Luciferase assays to track transfection progress and to measure aTc-dependent regulation of a firefly reporter were performed as previously described 8,16 using the Dual-Luciferase Reporter Assay System (Promega, E1910), Renilla Luciferase Assay System (Promega, E2810) or Renilla-Glo Luciferase Assay System (Promega E2750) per manufacturer’s protocols. Quantitative growth assays were performed in 96-well U-bottom plates (Corning 62406-121) using synchronous ring-stage parasites set up in triplicate and cultured in the 0 nM or 50 nM aTc. Relative growth was determined using luciferase levels measured at 0 h (initial setup values) and after 72 h using the GloMax Discover Multimode Microplate Reader (Promega). Luminescence values were normalized to samples treated with a lethal dose of chloroquine (200 nM) as no growth. Data was analyzed using GraphPad Prism (version 8; GraphPad Software). For GSK3 knockdown experiments, parasite growth was determined by FACS analysis using an Accuri Flow Cytometer (BD Biosciences). Parasites were stained for nucleic acid content with 1 μM SYTO 61 (Life Technologies) and analyzed in the FL4 signal channel to determine the fraction of parasitized red blood cells (parasitemia).

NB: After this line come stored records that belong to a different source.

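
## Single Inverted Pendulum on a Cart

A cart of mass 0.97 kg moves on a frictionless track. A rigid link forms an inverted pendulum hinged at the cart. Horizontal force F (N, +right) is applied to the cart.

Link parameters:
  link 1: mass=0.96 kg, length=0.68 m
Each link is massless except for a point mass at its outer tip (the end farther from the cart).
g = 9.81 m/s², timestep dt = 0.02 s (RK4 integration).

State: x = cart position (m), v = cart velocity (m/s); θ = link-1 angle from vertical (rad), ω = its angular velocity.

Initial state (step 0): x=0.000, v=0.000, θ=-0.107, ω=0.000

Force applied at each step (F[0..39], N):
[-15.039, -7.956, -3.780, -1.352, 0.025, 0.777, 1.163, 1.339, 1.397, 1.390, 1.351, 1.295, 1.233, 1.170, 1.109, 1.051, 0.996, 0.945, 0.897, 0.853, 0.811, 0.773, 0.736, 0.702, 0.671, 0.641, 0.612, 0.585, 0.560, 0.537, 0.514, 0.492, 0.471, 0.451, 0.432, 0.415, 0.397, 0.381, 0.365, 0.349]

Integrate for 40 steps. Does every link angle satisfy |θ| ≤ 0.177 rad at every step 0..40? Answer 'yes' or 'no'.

Answer: yes

Derivation:
apply F[0]=-15.039 → step 1: x=-0.003, v=-0.287, θ=-0.103, ω=0.389
apply F[1]=-7.956 → step 2: x=-0.010, v=-0.431, θ=-0.094, ω=0.571
apply F[2]=-3.780 → step 3: x=-0.019, v=-0.492, θ=-0.081, ω=0.635
apply F[3]=-1.352 → step 4: x=-0.029, v=-0.505, θ=-0.069, ω=0.633
apply F[4]=+0.025 → step 5: x=-0.039, v=-0.493, θ=-0.057, ω=0.597
apply F[5]=+0.777 → step 6: x=-0.049, v=-0.467, θ=-0.045, ω=0.545
apply F[6]=+1.163 → step 7: x=-0.058, v=-0.436, θ=-0.035, ω=0.487
apply F[7]=+1.339 → step 8: x=-0.066, v=-0.403, θ=-0.026, ω=0.430
apply F[8]=+1.397 → step 9: x=-0.074, v=-0.370, θ=-0.018, ω=0.375
apply F[9]=+1.390 → step 10: x=-0.081, v=-0.338, θ=-0.011, ω=0.325
apply F[10]=+1.351 → step 11: x=-0.087, v=-0.309, θ=-0.005, ω=0.280
apply F[11]=+1.295 → step 12: x=-0.093, v=-0.282, θ=0.001, ω=0.239
apply F[12]=+1.233 → step 13: x=-0.099, v=-0.257, θ=0.005, ω=0.204
apply F[13]=+1.170 → step 14: x=-0.104, v=-0.234, θ=0.009, ω=0.172
apply F[14]=+1.109 → step 15: x=-0.108, v=-0.213, θ=0.012, ω=0.145
apply F[15]=+1.051 → step 16: x=-0.112, v=-0.194, θ=0.015, ω=0.120
apply F[16]=+0.996 → step 17: x=-0.116, v=-0.177, θ=0.017, ω=0.099
apply F[17]=+0.945 → step 18: x=-0.119, v=-0.161, θ=0.019, ω=0.081
apply F[18]=+0.897 → step 19: x=-0.122, v=-0.146, θ=0.020, ω=0.065
apply F[19]=+0.853 → step 20: x=-0.125, v=-0.133, θ=0.021, ω=0.051
apply F[20]=+0.811 → step 21: x=-0.128, v=-0.120, θ=0.022, ω=0.039
apply F[21]=+0.773 → step 22: x=-0.130, v=-0.108, θ=0.023, ω=0.028
apply F[22]=+0.736 → step 23: x=-0.132, v=-0.098, θ=0.023, ω=0.019
apply F[23]=+0.702 → step 24: x=-0.134, v=-0.088, θ=0.024, ω=0.011
apply F[24]=+0.671 → step 25: x=-0.136, v=-0.079, θ=0.024, ω=0.004
apply F[25]=+0.641 → step 26: x=-0.137, v=-0.070, θ=0.024, ω=-0.002
apply F[26]=+0.612 → step 27: x=-0.138, v=-0.062, θ=0.024, ω=-0.006
apply F[27]=+0.585 → step 28: x=-0.140, v=-0.054, θ=0.023, ω=-0.011
apply F[28]=+0.560 → step 29: x=-0.141, v=-0.047, θ=0.023, ω=-0.014
apply F[29]=+0.537 → step 30: x=-0.141, v=-0.041, θ=0.023, ω=-0.017
apply F[30]=+0.514 → step 31: x=-0.142, v=-0.035, θ=0.023, ω=-0.020
apply F[31]=+0.492 → step 32: x=-0.143, v=-0.029, θ=0.022, ω=-0.022
apply F[32]=+0.471 → step 33: x=-0.143, v=-0.023, θ=0.022, ω=-0.024
apply F[33]=+0.451 → step 34: x=-0.144, v=-0.018, θ=0.021, ω=-0.025
apply F[34]=+0.432 → step 35: x=-0.144, v=-0.013, θ=0.021, ω=-0.026
apply F[35]=+0.415 → step 36: x=-0.144, v=-0.009, θ=0.020, ω=-0.027
apply F[36]=+0.397 → step 37: x=-0.144, v=-0.005, θ=0.020, ω=-0.028
apply F[37]=+0.381 → step 38: x=-0.144, v=-0.000, θ=0.019, ω=-0.028
apply F[38]=+0.365 → step 39: x=-0.144, v=0.003, θ=0.018, ω=-0.028
apply F[39]=+0.349 → step 40: x=-0.144, v=0.007, θ=0.018, ω=-0.028
Max |angle| over trajectory = 0.107 rad; bound = 0.177 → within bound.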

For comparing the functional HT regulation achieved using the pSN150 and pSN054 configurations, we measured the expansion of synchronous ring stage parasites after a 72 h period of growth. Assays were set up at various initial parasitemias (0.1%, 0.5% and 1.5%) in various glucose (0.2, 0.8, 1.4 and 2.0 mg/mL) and aTc (0, 1, 3 and 50 nM) concentrations. RPMI 1640 without glucose (US Biological, R8999-13) was used as the base medium, with supplementation as needed with glucose and aTc.